Scrivo queste righe seduto di fronte a una finestra che guarda i boschi coperti di neve. I bambini giocano in fondo al corridoio: sono la quarta generazione della mia famiglia ad abitare queste stanze. All’interno dell’anta di un armadio, piccole righe tirate a penna segnano il rincorrersi delle loro altezze anno dopo anno, e si sovrappongono a quelle tracciate per me alla loro età, e per mia madre una ventina d’anni prima.

La casa, costruita dove finisce il paese e iniziano i prati, è il punto fermo della mia vita – giù in pianura ho cambiato città e appartamenti, e con loro gusti, arredi, compagni di strada. Ma qui le cose seguono il loro ritmo diverso: il sole e la neve si alternano sulle tavole di ardesia del tetto, i piatti in dispensa sono gli stessi su cui si faceva merenda tanti anni fa, i vecchi vetri fanno quel che possono per proteggere dal vento freddo che scende dalla montagna.

È una casa accogliente e piena di luce. Sono stato fortunato: ho potuto lavorare da qui durante i tre mesi di lockdown, la scorsa primavera. E come molti, come tutti ho aspettato tra queste quattro mura che la storia facesse il suo corso, che le notizie drammatiche pian piano lasciassero spazio alla speranza: anche stavolta, in qualche modo, la vita sarebbe stata più forte di tutto, e avremmo potuto riprendere il cammino.

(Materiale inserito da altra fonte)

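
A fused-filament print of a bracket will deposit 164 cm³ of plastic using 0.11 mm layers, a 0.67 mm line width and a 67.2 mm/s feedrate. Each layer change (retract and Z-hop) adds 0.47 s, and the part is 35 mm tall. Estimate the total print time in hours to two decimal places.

Extrusion cross-section = 0.11 × 0.67, so 0.0737 mm².
Toolpath length = 164 cm³ / 0.0737 mm² = 164000 / 0.0737 = 2225237.4 mm.
Print-move time = 2225237.4 / 67.2, so 33113.7 s.
Layers = ⌈35/0.11⌉ = 319.
Z-hop total = 319 × 0.47, so 149.93 s.
Total = 33113.7 + 149.93 = 33263.63 s = 9.24 hours.

9.24 hours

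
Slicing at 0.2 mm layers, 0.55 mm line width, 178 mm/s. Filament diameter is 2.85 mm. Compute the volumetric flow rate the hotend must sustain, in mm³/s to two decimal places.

Extrusion cross-section = 0.2 × 0.55, so 0.11 mm².
Volumetric flow = 178 × 0.11 = 19.58 mm³/s.

19.58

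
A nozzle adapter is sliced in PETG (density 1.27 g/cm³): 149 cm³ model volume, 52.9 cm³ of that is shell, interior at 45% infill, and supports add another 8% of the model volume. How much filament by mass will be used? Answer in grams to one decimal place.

137.2 g

Infill region = 149 − 52.9, so 96.1 cm³.
Deposited infill = 0.45 × 96.1 = 43.245 cm³.
Support = 0.08 × 149, so 11.92 cm³.
Total printed volume = 52.9 + 43.245 + 11.92 = 108.065 cm³.
Mass = 108.065 × 1.27 = 137.24255 g.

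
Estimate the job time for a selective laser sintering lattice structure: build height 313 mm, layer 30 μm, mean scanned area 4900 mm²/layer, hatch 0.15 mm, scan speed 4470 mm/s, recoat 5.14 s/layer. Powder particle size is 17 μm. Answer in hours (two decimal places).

36.08 hours

Layer count = ceil(313 / 0.03) = 10434.
Per-layer scan distance = 4900 / 0.15 = 32666.7 mm.
Scan time per layer: 32666.7 / 4470 → 7.308 s.
Time per layer: 7.308 + 5.14 → 12.448 s.
10434 layers × 12.448 s/layer = 129882.432 s, i.e. 36.08 hours.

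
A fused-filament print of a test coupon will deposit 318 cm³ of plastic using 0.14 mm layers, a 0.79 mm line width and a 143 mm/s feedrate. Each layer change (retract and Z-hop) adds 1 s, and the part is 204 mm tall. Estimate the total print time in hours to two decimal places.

5.99 hours

Extrusion cross-section = 0.14 × 0.79, so 0.1106 mm².
Toolpath length = 318 cm³ / 0.1106 mm² = 318000 / 0.1106 = 2875226 mm.
Time extruding = 2875226 / 143, so 20106.5 s.
Number of layers: 204 / 0.14 → 1458 (rounded up).
Z-hop total = 1458 × 1, so 1458 s.
Total = 20106.5 + 1458 = 21564.5 s = 5.99 hours.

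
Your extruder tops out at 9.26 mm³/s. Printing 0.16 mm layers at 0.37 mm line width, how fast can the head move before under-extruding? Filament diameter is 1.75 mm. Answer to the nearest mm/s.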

Oggi che mi trovo a prendere la direzione di AD, il giornale delle case, di quelle più belle del mondo come sta scritto in copertina, voglio dedicare un pensiero a tutte le case – a tutte, anche e soprattutto a quelle che non sono le più belle del mondo. Le case sono state l’ancora alla quale in questi mesi tutti noi abbiamo agganciato le nostre vite spazzate dalla bufera. Abbiamo imparato di nuovo ad apprezzare, e a non dare per scontato, quanto ci sappiano far sentire protetti. Le abbiamo curate, se ne abbiamo avuto la possibilità le abbiamo rese più belle e accoglienti. Ci sono mancate quando si trovavano in una regione che non si poteva raggiungere. Non vediamo l’ora che la bella stagione, e con essa una ventata di buone notizie, ci permettano di lasciarle – almeno per un po’, ché tanto loro stanno lì ad aspettarci. Proprio come questa casa sul bordo del bosco che magari non è la più bella del mondo, ma di sicuro lo è per me.